In the Harry Potter series there is one thing the magicians cannot do. It’s a “rule” of Rowling’s magical world. No magician no matter how Dumbledore/Voldemort-powerful they are can bring the dead back to life. Oddly, the Jewish sages always had that power. From Moses in 1313 BCE through the elders, the prophets (400BCE), the Great Assembly, the Mishna sages (200CE), and the Talmudic sages (500CE), every single one of them could, if they chose to, bring a corpse back. But that’s not how we roll. With rare exceptions, they just didn’t.
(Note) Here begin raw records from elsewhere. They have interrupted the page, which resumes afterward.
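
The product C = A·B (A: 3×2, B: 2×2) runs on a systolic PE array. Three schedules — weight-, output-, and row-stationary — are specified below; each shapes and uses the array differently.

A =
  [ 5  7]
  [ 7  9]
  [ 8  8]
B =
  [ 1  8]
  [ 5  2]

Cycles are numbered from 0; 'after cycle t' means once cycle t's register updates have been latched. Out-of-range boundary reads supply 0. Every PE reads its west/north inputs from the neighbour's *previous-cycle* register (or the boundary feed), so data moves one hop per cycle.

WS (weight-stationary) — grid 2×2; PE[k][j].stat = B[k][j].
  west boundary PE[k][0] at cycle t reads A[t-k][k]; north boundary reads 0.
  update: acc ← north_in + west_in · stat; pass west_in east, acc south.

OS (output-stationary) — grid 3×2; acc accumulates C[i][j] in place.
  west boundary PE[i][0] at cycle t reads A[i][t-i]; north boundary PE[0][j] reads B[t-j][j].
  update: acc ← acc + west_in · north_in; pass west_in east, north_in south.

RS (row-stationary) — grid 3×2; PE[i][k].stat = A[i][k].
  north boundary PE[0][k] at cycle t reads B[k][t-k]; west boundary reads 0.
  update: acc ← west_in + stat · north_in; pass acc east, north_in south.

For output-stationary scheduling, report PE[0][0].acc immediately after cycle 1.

Tracing OS — 3×2 array, target PE[0][0]:
  0: (0,0).acc=5  regs=<5,1>
  1: (0,0).acc=40  regs=<7,5>

PE[0][0].acc = 40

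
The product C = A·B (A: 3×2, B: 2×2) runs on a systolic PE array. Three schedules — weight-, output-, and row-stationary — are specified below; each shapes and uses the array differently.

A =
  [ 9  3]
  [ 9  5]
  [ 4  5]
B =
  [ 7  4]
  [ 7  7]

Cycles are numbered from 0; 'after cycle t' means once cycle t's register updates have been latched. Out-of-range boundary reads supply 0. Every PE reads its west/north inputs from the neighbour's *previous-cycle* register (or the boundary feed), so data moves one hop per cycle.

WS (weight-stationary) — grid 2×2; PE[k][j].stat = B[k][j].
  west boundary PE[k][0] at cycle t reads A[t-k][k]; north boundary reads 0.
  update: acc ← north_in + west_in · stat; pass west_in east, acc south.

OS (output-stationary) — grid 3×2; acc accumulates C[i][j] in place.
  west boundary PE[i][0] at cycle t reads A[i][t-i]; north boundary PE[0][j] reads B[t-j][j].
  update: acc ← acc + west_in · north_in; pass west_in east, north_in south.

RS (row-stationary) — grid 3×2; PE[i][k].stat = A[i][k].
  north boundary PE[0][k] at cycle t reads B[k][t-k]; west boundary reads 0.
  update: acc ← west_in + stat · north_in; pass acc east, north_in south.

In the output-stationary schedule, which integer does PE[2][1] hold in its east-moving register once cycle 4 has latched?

OS on a 3×2 grid — tracing PE[2][1] and its feeders:
  [0] (1,1) acc=0 (h:0 v:0)
  [0] (2,0) acc=0 (h:0 v:0)
  [0] (2,1) acc=0 (h:0 v:0)
  [1] (1,1) acc=0 (h:0 v:0)
  [1] (2,0) acc=0 (h:0 v:0)
  [1] (2,1) acc=0 (h:0 v:0)
  [2] (1,1) acc=36 (h:9 v:4)
  [2] (2,0) acc=28 (h:4 v:7)
  [2] (2,1) acc=0 (h:0 v:0)
  [3] (1,1) acc=71 (h:5 v:7)
  [3] (2,0) acc=63 (h:5 v:7)
  [3] (2,1) acc=16 (h:4 v:4)
  [4] (1,1) acc=71 (h:0 v:0)
  [4] (2,0) acc=63 (h:0 v:0)
  [4] (2,1) acc=51 (h:5 v:7)

register = 5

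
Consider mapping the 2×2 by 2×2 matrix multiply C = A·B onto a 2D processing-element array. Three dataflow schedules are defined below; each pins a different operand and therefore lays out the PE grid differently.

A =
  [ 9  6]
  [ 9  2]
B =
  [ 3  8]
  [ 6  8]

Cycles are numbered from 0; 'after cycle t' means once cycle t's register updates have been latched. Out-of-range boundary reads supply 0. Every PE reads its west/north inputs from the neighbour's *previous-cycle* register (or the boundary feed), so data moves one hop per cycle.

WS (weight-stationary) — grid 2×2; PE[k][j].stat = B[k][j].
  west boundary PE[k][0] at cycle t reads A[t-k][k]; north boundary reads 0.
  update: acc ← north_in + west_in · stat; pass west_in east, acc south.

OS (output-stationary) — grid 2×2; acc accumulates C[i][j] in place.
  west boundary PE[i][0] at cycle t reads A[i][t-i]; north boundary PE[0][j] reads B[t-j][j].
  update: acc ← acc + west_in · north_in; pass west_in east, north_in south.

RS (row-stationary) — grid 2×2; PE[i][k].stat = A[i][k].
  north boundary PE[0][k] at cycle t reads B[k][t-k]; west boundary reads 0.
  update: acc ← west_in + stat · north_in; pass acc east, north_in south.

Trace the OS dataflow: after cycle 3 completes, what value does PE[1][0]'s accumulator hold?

OS (2×2). Following PE[1][0] plus its west/north inputs:
  c0 r0c0: 27 / 9 / 3
  c0 r1c0: 0 / 0 / 0
  c1 r0c0: 63 / 6 / 6
  c1 r1c0: 27 / 9 / 3
  c2 r0c0: 63 / 0 / 0
  c2 r1c0: 39 / 2 / 6
  c3 r0c0: 63 / 0 / 0
  c3 r1c0: 39 / 0 / 0

PE[1][0].acc = 39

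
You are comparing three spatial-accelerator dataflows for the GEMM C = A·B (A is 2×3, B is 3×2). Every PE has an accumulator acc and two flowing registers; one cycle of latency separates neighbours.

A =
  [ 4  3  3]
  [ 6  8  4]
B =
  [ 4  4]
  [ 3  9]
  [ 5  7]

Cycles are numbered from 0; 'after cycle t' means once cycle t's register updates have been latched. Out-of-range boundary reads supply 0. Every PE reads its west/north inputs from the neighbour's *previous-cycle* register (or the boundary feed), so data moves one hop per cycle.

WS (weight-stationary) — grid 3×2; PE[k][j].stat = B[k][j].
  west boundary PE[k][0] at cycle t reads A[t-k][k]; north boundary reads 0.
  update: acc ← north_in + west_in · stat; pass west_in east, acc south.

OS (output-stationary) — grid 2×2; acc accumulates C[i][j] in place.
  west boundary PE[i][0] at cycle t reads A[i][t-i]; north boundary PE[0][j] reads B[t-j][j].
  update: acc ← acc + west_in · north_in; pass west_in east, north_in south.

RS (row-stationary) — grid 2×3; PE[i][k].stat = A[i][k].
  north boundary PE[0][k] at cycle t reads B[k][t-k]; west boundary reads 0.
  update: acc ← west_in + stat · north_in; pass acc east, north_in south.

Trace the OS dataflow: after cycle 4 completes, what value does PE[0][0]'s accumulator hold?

OS (2×2). Following PE[0][0] plus its west/north inputs:
  step 0 · PE0,0: acc=16; fwd→4 fwd↓4
  step 1 · PE0,0: acc=25; fwd→3 fwd↓3
  step 2 · PE0,0: acc=40; fwd→3 fwd↓5
  step 3 · PE0,0: acc=40; fwd→0 fwd↓0
  step 4 · PE0,0: acc=40; fwd→0 fwd↓0

PE[0][0].acc = 40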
You see we aren’t interested in tricks, even awesome astounding ones; we’re interested in closeness to God. We are interested in mysticism and esoteric ideas mainly as a means to elevate ourselves and inspire. We want to touch the Infinite.
With that in mind we approach each month of the calendar year and look to our sages for mystical insights so we can focus more acutely on self growth with a possible tool to make us more successful.
An invaluable tool specifically during Cheshvan is to focus on coming back from a spiritual “fall”. The letter “nun” in Hebrew is associated with the word “nefila”, to fall. Both the flood and the recovery from the flood happened in Cheshvan. This implies the ability to recover. Cheshvan is the month for recovery.
It’s the beginning of the year since it comes after Rosh HaShannah and the first month. Now is the time to plan for the year. And the beginning of wisdom is fear/awe of the Almighty. If you spend time trying to inspire yourself with more awe of the Creator, it will help you overcome a bad habit you’ve developed. Pick one area of spirituality that you used to be on a higher level in, and use this month to get back to your old lofty self.
Make a specific plan for the year. Map it out. Nothing happens over night.